Kino knew she wasn't meant to be up this late. She should be at home, sleeping in her hammock, the mud walls keeping her cool and safe from the mighty storm. If her mother found her out this late, she'd holler at Kino until the whole village heard and made fun of her.

But it would still be worth it. Kino knelt behind the wet pampas grass, rain pounding her back and shoulders. The rain had been coming down for hours. When she went to bed, Kino could smell the oncoming storm, sense the fitful blowing of the wind.
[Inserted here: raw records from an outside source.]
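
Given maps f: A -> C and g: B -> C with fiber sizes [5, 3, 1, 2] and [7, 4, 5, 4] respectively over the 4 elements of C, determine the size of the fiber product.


The pullback A x_C B consists of pairs (a, b) with f(a) = g(b).
For each element c in C, the fiber product has |f^-1(c)| * |g^-1(c)| elements.
Summing over C: 5 * 7 + 3 * 4 + 1 * 5 + 2 * 4
= 35 + 12 + 5 + 8 = 60

60


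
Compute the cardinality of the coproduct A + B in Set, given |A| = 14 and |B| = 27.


In Set, the coproduct A + B is the disjoint union.
|A + B| = |A| + |B| = 14 + 27 = 41

41


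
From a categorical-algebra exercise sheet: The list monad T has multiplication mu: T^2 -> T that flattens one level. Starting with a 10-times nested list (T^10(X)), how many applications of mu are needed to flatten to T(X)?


Each application of mu: T^2 -> T removes one layer of nesting.
Starting at depth 10 (i.e., T^10(X)), we need to reach T(X).
Number of mu applications = 10 - 1 = 9

9


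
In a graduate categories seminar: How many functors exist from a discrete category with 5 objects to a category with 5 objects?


A functor from a discrete category C to D is determined by
where each object maps. Each of the 5 objects of C can map
to any of the 5 objects of D independently.
Number of functors = 5^5 = 3125

3125


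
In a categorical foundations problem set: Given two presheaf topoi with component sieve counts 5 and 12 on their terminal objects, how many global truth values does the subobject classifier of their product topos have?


In a product of presheaf topoi E_1 x E_2, the subobject classifier
is Omega = Omega_1 x Omega_2 (componentwise), so
|Omega(top)| = |Omega_1(top_1)| * |Omega_2(top_2)|.
= 5 * 12 = 60.

60


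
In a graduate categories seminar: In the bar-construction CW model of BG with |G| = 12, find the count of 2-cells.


In the bar-construction CW model of BG, the n-cells are indexed by
n-tuples [g_1|...|g_n] of non-identity elements of G (degenerate
simplices with some g_i = e do not contribute cells), so there are
(|G| - 1)^n n-cells.
For dim = 2 with |G| = 12:
cells = (12 - 1)^2 = 11^2 = 121

121


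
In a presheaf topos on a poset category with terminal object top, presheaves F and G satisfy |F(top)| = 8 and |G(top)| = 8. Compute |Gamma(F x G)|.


Global sections of a presheaf on a poset with terminal top satisfy
Gamma(H) ~ H(top). Presheaves admit pointwise products, so
(F x G)(top) = F(top) x G(top) (Cartesian product).
|Gamma(F x G)| = |F(top)| * |G(top)| = 8 * 8 = 64.

64


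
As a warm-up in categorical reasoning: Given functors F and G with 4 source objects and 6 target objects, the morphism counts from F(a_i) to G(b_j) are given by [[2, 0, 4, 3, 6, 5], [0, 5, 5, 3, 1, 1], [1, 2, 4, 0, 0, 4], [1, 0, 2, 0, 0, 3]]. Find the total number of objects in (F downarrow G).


Objects of (F downarrow G) are triples (a, b, h: F(a)->G(b)).
The count equals the sum of all entries in the hom-matrix.
sum(row 0) = 20
sum(row 1) = 15
sum(row 2) = 11
sum(row 3) = 6
Grand total = 52

52


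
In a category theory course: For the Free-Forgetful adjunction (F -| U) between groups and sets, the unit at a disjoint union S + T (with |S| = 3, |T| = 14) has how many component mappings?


The unit eta_X: X -> U(F(X)) of the Free-Forgetful adjunction
maps each element of X to a generator of F(X). For X = S + T (disjoint
union in Set), |S + T| = |S| + |T|.
Total mappings = 3 + 14 = 17.

17


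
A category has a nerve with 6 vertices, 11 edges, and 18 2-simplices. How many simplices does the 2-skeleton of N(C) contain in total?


The 2-skeleton of the nerve N(C) consists of simplices in dimensions 0, 1, 2:
  |N(C)_0| = 6 (objects)
  |N(C)_1| = 11 (morphisms)
  |N(C)_2| = 18 (composable pairs)
Total = 6 + 11 + 18 = 35

35


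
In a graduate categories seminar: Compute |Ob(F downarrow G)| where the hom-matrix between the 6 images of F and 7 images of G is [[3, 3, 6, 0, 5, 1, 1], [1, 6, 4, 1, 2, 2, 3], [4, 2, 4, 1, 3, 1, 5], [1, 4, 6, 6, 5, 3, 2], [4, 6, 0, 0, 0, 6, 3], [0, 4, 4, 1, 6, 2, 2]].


Objects of (F downarrow G) are triples (a, b, h: F(a)->G(b)).
The count equals the sum of all entries in the hom-matrix.
sum(row 0) = 19
sum(row 1) = 19
sum(row 2) = 20
sum(row 3) = 27
sum(row 4) = 19
sum(row 5) = 19
Grand total = 123

123


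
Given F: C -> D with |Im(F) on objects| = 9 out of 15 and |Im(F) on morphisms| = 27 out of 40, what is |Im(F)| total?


The image of F consists of distinct objects and distinct morphisms.
|Im(F)| on objects = 9
|Im(F)| on morphisms = 27
Total image cardinality = 9 + 27 = 36

36


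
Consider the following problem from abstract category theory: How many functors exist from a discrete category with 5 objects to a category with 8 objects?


A functor from a discrete category C to D is determined by
where each object maps. Each of the 5 objects of C can map
to any of the 8 objects of D independently.
Number of functors = 8^5 = 32768

32768


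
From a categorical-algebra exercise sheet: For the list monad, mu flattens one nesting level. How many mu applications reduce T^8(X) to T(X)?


Each application of mu: T^2 -> T removes one layer of nesting.
Starting at depth 8 (i.e., T^8(X)), we need to reach T(X).
Number of mu applications = 8 - 1 = 7

7


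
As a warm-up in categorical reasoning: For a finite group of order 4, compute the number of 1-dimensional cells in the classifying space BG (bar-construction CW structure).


In the bar-construction CW model of BG, the n-cells are indexed by
n-tuples [g_1|...|g_n] of non-identity elements of G (degenerate
simplices with some g_i = e do not contribute cells), so there are
(|G| - 1)^n n-cells.
For dim = 1 with |G| = 4:
cells = (4 - 1)^1 = 3^1 = 3

3


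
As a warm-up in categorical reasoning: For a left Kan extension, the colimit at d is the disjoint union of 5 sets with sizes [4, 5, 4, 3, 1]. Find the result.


Pointwise, the left Kan extension (Lan_F H)(d) is the colimit, indexed
by the comma category (F downarrow d), of H composed with the
projection (F downarrow d) -> C. Here that colimit is given
as a coproduct (disjoint union) of sets, so its cardinality is the
sum of the sizes of the summands.
Coproduct of sets with sizes: 4 + 5 + 4 + 3 + 1
= 17

17


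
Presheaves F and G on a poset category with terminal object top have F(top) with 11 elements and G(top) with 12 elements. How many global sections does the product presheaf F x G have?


Global sections of a presheaf on a poset with terminal top satisfy
Gamma(H) ~ H(top). Presheaves admit pointwise products, so
(F x G)(top) = F(top) x G(top) (Cartesian product).
|Gamma(F x G)| = |F(top)| * |G(top)| = 11 * 12 = 132.

132


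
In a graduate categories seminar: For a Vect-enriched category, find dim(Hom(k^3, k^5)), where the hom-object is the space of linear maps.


In Vect-enriched categories, Hom(k^n, k^m) is the space of m x n matrices.
dim(Hom(k^3, k^5)) = 5 * 3 = 15

15


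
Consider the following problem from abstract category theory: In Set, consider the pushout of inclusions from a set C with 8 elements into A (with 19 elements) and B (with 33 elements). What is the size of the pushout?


The pushout A +_C B identifies the images of C in A and B.
|A +_C B| = |A| + |B| - |C| (for injections).
= 19 + 33 - 8 = 44

44


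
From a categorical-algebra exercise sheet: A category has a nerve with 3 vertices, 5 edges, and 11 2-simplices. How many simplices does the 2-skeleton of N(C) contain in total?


The 2-skeleton of the nerve N(C) consists of simplices in dimensions 0, 1, 2:
  |N(C)_0| = 3 (objects)
  |N(C)_1| = 5 (morphisms)
  |N(C)_2| = 11 (composable pairs)
Total = 3 + 5 + 11 = 19

19


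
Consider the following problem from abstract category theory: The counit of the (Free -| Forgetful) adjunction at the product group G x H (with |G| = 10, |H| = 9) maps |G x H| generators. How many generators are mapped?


The counit epsilon_K: F(U(K)) -> K of the Free-Forgetful adjunction
maps |K| generators of F(U(K)) into K. For K = G x H (the product group),
|G x H| = |G| * |H|.
Total generators mapped = 10 * 9 = 90.

90


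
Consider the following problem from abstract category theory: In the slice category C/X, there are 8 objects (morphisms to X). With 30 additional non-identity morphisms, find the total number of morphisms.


In the slice category C/X, objects are morphisms to X.
Identity morphisms: 8 (one per object of C/X).
Non-identity morphisms: 30.
Total = 8 + 30 = 38

38


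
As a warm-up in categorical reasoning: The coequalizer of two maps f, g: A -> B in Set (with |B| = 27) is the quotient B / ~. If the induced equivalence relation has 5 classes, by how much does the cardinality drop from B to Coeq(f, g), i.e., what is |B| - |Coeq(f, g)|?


The coequalizer Coeq(f, g) = B / ~ has one element per equivalence class.
|B| = 27, |Coeq(f, g)| = 5.
|B| - |Coeq(f, g)| = 27 - 5 = 22.

22


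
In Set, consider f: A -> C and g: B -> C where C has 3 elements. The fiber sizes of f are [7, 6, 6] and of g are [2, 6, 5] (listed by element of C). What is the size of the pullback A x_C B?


The pullback A x_C B consists of pairs (a, b) with f(a) = g(b).
For each element c in C, the fiber product has |f^-1(c)| * |g^-1(c)| elements.
Summing over C: 7 * 2 + 6 * 6 + 6 * 5
= 14 + 36 + 30 = 80

80


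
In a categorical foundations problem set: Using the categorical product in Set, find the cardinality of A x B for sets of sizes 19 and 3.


In Set, the product A x B is the Cartesian product.
By the universal property, |A x B| = |A| * |B|.
|A x B| = 19 * 3 = 57

57


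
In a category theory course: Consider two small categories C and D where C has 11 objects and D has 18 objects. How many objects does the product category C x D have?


The product category C x D has objects that are pairs (c, d).
Number of pairs = |Ob(C)| * |Ob(D)| = 11 * 18 = 198

198


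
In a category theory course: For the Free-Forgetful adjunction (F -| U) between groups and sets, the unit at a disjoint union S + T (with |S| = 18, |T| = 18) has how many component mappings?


The unit eta_X: X -> U(F(X)) of the Free-Forgetful adjunction
maps each element of X to a generator of F(X). For X = S + T (disjoint
union in Set), |S + T| = |S| + |T|.
Total mappings = 18 + 18 = 36.

36


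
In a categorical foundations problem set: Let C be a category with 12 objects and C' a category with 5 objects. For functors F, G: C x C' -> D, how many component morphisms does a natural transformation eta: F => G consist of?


A natural transformation eta: F => G assigns one component morphism per
object of the domain category.
The domain is the product category C x C', so
|Ob(C x C')| = |Ob(C)| * |Ob(C')| = 12 * 5 = 60.
Therefore eta has 60 component morphisms.

60


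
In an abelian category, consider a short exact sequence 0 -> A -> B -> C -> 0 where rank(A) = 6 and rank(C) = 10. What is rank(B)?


For a short exact sequence 0 -> A -> B -> C -> 0,
rank is additive: rank(B) = rank(A) + rank(C).
rank(B) = 6 + 10 = 16

16


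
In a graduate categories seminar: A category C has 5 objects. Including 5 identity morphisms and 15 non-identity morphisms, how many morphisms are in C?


Each object has an identity morphism, giving 5 identities.
Adding the 15 non-identity morphisms:
Total = 5 + 15 = 20

20


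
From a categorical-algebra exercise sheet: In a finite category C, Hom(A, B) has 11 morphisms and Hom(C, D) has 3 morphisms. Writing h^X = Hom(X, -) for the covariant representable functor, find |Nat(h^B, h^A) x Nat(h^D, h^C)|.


By the Yoneda lemma, Nat(h^B, h^A) is isomorphic to Hom(A, B),
so |Nat(h^B, h^A)| = |Hom(A, B)| and |Nat(h^D, h^C)| = |Hom(C, D)|.
|Hom(A, B)| = 11, |Hom(C, D)| = 3.
|Nat(h^B, h^A) x Nat(h^D, h^C)| = 11 * 3 = 33

33


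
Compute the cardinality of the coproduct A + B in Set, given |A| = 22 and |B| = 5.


In Set, the coproduct A + B is the disjoint union.
|A + B| = |A| + |B| = 22 + 5 = 27

27


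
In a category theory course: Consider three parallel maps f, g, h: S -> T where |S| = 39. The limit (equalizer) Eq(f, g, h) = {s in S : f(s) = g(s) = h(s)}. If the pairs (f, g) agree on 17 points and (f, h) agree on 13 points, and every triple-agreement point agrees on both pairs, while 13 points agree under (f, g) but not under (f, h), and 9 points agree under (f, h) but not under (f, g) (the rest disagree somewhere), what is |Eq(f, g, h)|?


Eq(f, g, h) is the triple-agreement set: points in S where all three
maps take the same value. Using inclusion-exclusion on the pairwise data:
Pair (f, g) agrees on 17 points; pair (f, h) on 13 points.
Points agreeing under (f, g) but not (f, h) = 13; under (f, h) but not (f, g) = 9.
Triple-agreement = agreement-in-(f, g) minus points that agree under (f, g) but not (f, h):
|Eq(f, g, h)| = 17 - 13 = 4
(cross-check via (f, h): 13 - 9 = 4.)

4


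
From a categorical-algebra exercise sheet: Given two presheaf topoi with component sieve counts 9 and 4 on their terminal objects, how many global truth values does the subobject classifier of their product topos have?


In a product of presheaf topoi E_1 x E_2, the subobject classifier
is Omega = Omega_1 x Omega_2 (componentwise), so
|Omega(top)| = |Omega_1(top_1)| * |Omega_2(top_2)|.
= 9 * 4 = 36.

36


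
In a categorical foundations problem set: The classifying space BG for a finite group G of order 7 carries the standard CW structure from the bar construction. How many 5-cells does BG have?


In the bar-construction CW model of BG, the n-cells are indexed by
n-tuples [g_1|...|g_n] of non-identity elements of G (degenerate
simplices with some g_i = e do not contribute cells), so there are
(|G| - 1)^n n-cells.
For dim = 5 with |G| = 7:
cells = (7 - 1)^5 = 6^5 = 7776

7776


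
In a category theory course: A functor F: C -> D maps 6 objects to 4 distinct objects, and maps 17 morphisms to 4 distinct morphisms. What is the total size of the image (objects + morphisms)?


The image of F consists of distinct objects and distinct morphisms.
|Im(F)| on objects = 4
|Im(F)| on morphisms = 4
Total image cardinality = 4 + 4 = 8

8


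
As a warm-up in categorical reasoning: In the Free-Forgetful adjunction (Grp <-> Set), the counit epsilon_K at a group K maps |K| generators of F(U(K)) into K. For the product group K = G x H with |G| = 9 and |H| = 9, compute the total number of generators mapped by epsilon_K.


The counit epsilon_K: F(U(K)) -> K of the Free-Forgetful adjunction
maps |K| generators of F(U(K)) into K. For K = G x H (the product group),
|G x H| = |G| * |H|.
Total generators mapped = 9 * 9 = 81.

81


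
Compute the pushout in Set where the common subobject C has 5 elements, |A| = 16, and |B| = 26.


The pushout A +_C B identifies the images of C in A and B.
|A +_C B| = |A| + |B| - |C| (for injections).
= 16 + 26 - 5 = 37

37


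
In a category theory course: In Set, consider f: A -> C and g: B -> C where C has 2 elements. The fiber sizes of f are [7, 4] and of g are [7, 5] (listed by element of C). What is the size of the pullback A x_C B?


The pullback A x_C B consists of pairs (a, b) with f(a) = g(b).
For each element c in C, the fiber product has |f^-1(c)| * |g^-1(c)| elements.
Summing over C: 7 * 7 + 4 * 5
= 49 + 20 = 69

69


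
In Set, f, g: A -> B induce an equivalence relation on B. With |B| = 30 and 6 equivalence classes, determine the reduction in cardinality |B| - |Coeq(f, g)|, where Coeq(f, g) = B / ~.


The coequalizer Coeq(f, g) = B / ~ has one element per equivalence class.
|B| = 30, |Coeq(f, g)| = 6.
|B| - |Coeq(f, g)| = 30 - 6 = 24.

24


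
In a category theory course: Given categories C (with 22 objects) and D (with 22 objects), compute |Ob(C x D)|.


The product category C x D has objects that are pairs (c, d).
Number of pairs = |Ob(C)| * |Ob(D)| = 22 * 22 = 484

484


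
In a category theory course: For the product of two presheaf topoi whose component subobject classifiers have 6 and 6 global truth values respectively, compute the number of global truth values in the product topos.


In a product of presheaf topoi E_1 x E_2, the subobject classifier
is Omega = Omega_1 x Omega_2 (componentwise), so
|Omega(top)| = |Omega_1(top_1)| * |Omega_2(top_2)|.
= 6 * 6 = 36.

36


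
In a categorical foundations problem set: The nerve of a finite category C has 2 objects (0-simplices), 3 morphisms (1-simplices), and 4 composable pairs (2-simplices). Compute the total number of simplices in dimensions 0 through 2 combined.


The 2-skeleton of the nerve N(C) consists of simplices in dimensions 0, 1, 2:
  |N(C)_0| = 2 (objects)
  |N(C)_1| = 3 (morphisms)
  |N(C)_2| = 4 (composable pairs)
Total = 2 + 3 + 4 = 9

9


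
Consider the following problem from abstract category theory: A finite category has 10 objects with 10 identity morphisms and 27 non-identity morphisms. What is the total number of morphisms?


Each object has an identity morphism, giving 10 identities.
Adding the 27 non-identity morphisms:
Total = 10 + 27 = 37

37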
In the darkness, Kino peered up the hill. Big clouds blocked out any stars or moonlight, so she had only the dim oil lamps left along the hill and the flashes of lightning to guide her eyes. She saw them nonetheless.

With each bolt of electricity, she saw the lightning riders straddling the bolts. They wore their hair long and wild and at the instant of a flash, jumped from the hilltop with their thunder ropes to grab the bolt by its electric neck. Kino watched amazed as one rider struggled to get his arms around the bolt. Then it bucked him off and disappeared. A monstrous roll of thunder boomed across the sky.

"Kino!"

She gasped and turned around. Marin stood behind her, his arms crossed over his chest and the rain soaking his thick hair. "You know if mother finds you out here, she'll have a fit."

Kino clasped her hands together. "Please don't tell her! I beg you! I just want to watch them work."

For a moment, Marin scowled at her. Then he sighed and squatted behind the pampas grass next to her.

"You know how dangerous it is to be out during a storm if you're not a rider." he said.

"I'm going to be one someday," Kino said.

"Just be careful. It's very dangerous training. There's many a young villager who dies on their first ride because they make one small mistake."

"I won't make a mistake," Kino said. "I'll harvest more thunder than anyone else ever has."

Marin laughed. "Maybe. You'll have to stop chewing your fingernails if you want that to happen. You'll chew off all your grip."

He grabbed Kino's hand and started waving it around. She yanked them out of her brother's hand, stuck her thumbs in her ears and waggled her fingers.

"Just you see," she said.

She turned her vision back to the hilltop just as a rider leapt onto a bright, zagging bolt. He threw his thunder rope around the bolt and dug his heals in. The lightning bucked and bolted, lighting up the dark storm with its brilliance. The rider shouted to the others on the ground and as he dragged it farther down, the others threw up nets and ropes. Others jumped onto the lightning, pulling the nets over its body. At last they pulled it onto the hilltop, tying their thunder ropes around it. When they bound its two ends together, the lightning finally stopped bucking. That was it.

A dulled thunder boom growled from the captured lightning.

That was enough for the riders that night, evidently, because they started the business of picking up the roped lightning bolt and carrying it back to the village.

Kino and Marin scrambled away from the pampas.

"They make it look pretty easy but it's very hard," Marin said. "You think you can jump on a lightning bolt someday?"

Kino laughed while they stumbled around in the dark. "I know I can. I'll rope the biggest bolt there ever is."